Bobby had mumbled something like, Never mind, and hightailed it the fuck out of there.
Bobby was lost in thought and suddenly realized that the bus was passing the Eighty-ninth Street stop. He started screaming at the driver, “Hey, what the hell’s wrong with you, asshole! Didn’t you hear me ring the goddamn bell? Jesus Christ, what the fuck does a guy gotta do to get off a fucking bus these days?” If he’d been packing, he might have shot the fuck.
Bobby continued to curse as the driver lowered him on the wheelchair lift. He heard the driver shout after him, “You’re welcome.”
Yeah, Bobby would have shot him.
When he got home, Bobby tried to relax on a tub chair in the shower. Then he flipped around on the TV awhile, but nothing was on. He ate a couple packages of Cup-a-Soup and then hit the sack.
The next day Bobby took a bus uptown to visit his mother at the Jewish Home for the Aged, a nursing home on 106th Street. He’d moved his mother up there last year, from a nursing home in Brooklyn, because it was only seventeen blocks from his apartment and he wanted to visit her more often.
For a while, he went every day, bringing her ice cream and Chinese food and getting one of the orderlies to wheel her out to the garden so she could get some fresh air. But then his mother had another stroke, a bad one, and now she just slept most of the time. Bobby still visited her three or four times a week; he would’ve gone more often, but it was too depressing to see her so out of it.

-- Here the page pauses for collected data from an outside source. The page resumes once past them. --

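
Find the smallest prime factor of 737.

737 is odd.
Digit sum 17, not divisible by 3.
Ends in 7: not divisible by 5.
7: 737 = 7·105 + 2
11: 737 = 11·67

11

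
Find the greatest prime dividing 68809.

79

68809 = 13 · 5293
5293 = 67 · 79
79 is prime.
So 68809 = 13 · 67 · 79; the largest prime factor is 79.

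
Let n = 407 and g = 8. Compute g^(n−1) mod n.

8^1 ≡ 8 (mod 407)
8^2 ≡ 8^2 = 64 ≡ 64 (mod 407)
8^4 ≡ 64^2 = 4096 ≡ 26 (mod 407)
8^8 ≡ 26^2 = 676 ≡ 269 (mod 407)
8^16 ≡ 269^2 = 72361 ≡ 322 (mod 407)
8^32 ≡ 322^2 = 103684 ≡ 306 (mod 407)
8^64 ≡ 306^2 = 93636 ≡ 26 (mod 407)
8^128 ≡ 26^2 = 676 ≡ 269 (mod 407)
8^256 ≡ 269^2 = 72361 ≡ 322 (mod 407)
406 = 256 + 128 + 16 + 4 + 2 in binary powers of 2.
So 8^406 ≡ 322 · 269 · 322 · 26 · 64 ≡ 344 (mod 407).
Since 344 ≠ 1, base 8 is a Fermat witness: 407 is composite.

344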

He was afraid that when her time came and she died that was how he’d remember her – with her eyes closed and her toothless mouth sagging open.
As usual, his mother was in bed asleep. Her body had shriveled, especially on her left side. She’d always been short, but under the blanket she looked like she was four feet tall. There were tubes connected to her arms, meaning she probably had another infection. Bobby was gonna raise hell, find out why nobody called to tell him, but he knew this wouldn’t do any good. It would just get him all worked up and his mother would still be lying in bed like a vegetable. Sometimes Bobby thought his mother would be better off dead and he even thought about taking her home and shooting her.
More and more, he just wanted to shoot somebody, go postal, let them know how goddamn angry he was.
He might’ve done it too, offed his Mom, except she was Catholic and he knew she wouldn’t want that. She was probably already pissed off at him for putting her in a Jewish nursing home. But, hey, she was past complaining.
Bobby shook his mother’s arm until her eyes opened. She couldn’t smile anymore, but Bobby could always tell she was happy to see him. The dribble from the corner of her mouth could be a sign of happiness, he figured. Like she was trying to smile.
After sitting next to her for a while, Bobby took the elevator down to the cafeteria and bought a little container of ice cream. Then he went back up to his mother’s room and shook her awake. She turned toward him, but this time only one of her eyes opened.